By default the scripts will be executed by user keepalived_script if that user exists, or if not by root, but for each script the user/group under which it is to be executed can be specified.

Fun fact: This user "keepalived_script" is not created by the keepalived packages. At least not in Ubuntu and Debian (both tested as of this writing).
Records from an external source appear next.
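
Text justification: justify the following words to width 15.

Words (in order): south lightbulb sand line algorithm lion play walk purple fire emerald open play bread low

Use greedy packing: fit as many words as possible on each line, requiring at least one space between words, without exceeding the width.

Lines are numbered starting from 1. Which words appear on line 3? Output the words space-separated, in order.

Answer: algorithm lion

Derivation:
Line 1: ['south', 'lightbulb'] (min_width=15, slack=0)
Line 2: ['sand', 'line'] (min_width=9, slack=6)
Line 3: ['algorithm', 'lion'] (min_width=14, slack=1)
Line 4: ['play', 'walk'] (min_width=9, slack=6)
Line 5: ['purple', 'fire'] (min_width=11, slack=4)
Line 6: ['emerald', 'open'] (min_width=12, slack=3)
Line 7: ['play', 'bread', 'low'] (min_width=14, slack=1)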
Due to this fact, Keepalived is failing back to the root user, as described in the man page.

One possibility would be to create a local user "keepalived_script" - but then all the scripts would run under that user and, depending on the defined commands and their needed permissions, this might break the health check.

Another possibility is to define another default script_user inside the Keepalived global_defs:

global_defs {
  router_id nginx1        # my own hostname
  script_user nagios      # run all scripts as nagios user
}

And yet another possibility is to define a user on a per script basis (as mentioned in the quote above):

vrrp_script chk_nginx {
  script "pidof nginx"
  interval 1       # check every second
  weight 3         # add 3 points of prio if OK
  user nagios      # run this particular script as nagios user
}

In the above example, the existing script "chk_nginx" was modified and a user option was added. This means that for this particular health check, the user nagios will be used. All the other scripts continue to use the default user.

Certainly a much better (secure) approach for triggering vrrp scripts.